Can social media be used to connect sexual minorities with others and promote acceptance? Or are these popularity-driven platforms fuel for depression in an already vulnerable group?
As the new recipient of a competitive federal research grant, César G. Escobar-Viera, M.D., Ph.D., postdoctoral associate at the University of Pittsburgh Center for Research on Media, Technology and Health, plans to find out.
“The odds are that the impact of social media use on gay, lesbian and bisexual people is not so black-and-white,” said Escobar-Viera, a native of Paraguay, where he previously served as chief medical officer of the country’s only public psychiatric hospital. “There is likely a middle ground where it brings some good with the bad, but we need to understand that in a quantifiable, scientific context because social media is with us for the foreseeable future. Instructing people to stay away from it is not practical and may not be particularly beneficial.”
Previous studies that Escobar-Viera has been involved with at Pitt’s Center for Research on Media, Technology and Health, have linked social media use–particularly how often people use social media and how many platforms they maintain a presence on–to depression, sleep disturbance, body image issues and feelings of isolation.
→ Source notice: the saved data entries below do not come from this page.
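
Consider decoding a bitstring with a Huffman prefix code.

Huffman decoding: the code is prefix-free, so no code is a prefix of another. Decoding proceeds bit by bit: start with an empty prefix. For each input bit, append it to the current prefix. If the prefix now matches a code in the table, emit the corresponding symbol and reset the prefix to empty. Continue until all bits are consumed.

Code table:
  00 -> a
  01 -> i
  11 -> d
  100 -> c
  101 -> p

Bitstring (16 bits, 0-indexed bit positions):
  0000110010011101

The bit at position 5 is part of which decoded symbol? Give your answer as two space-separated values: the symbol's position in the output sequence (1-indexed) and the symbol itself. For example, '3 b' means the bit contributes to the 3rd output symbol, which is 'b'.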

Those studies were conducted among a general population of young adults.
Sexual minorities are at disproportionately higher risk for some health problems, including depression, according to the National Academy of Medicine, among others.
With $1.4 million in funding from the National Institutes of Health’s Pathway to Independence Award, Escobar-Viera will collect and analyze both interviews and survey data from lesbian, gay and bisexual young adults to explore social media’s effect on sexual minorities. He’ll use what he learns to develop and test an intervention to mitigate risks and enhance benefits that can come from social media.
“When we recruited Dr. Escobar-Viera to Pitt, we were extremely fortunate to bring in someone with his level of expertise in the mental health of minorities and his global health perspective,” said Brian Primack, M.D., Ph.D., director of Pitt’s Center for Research on Media, Technology and Health and dean of the Honors College. “His earning this highly competitive grant on his first try is tremendous and speaks to the innovation and value of his approach. I am personally and professionally honored to mentor him and eager to learn from the discoveries he will make in the course of this research.”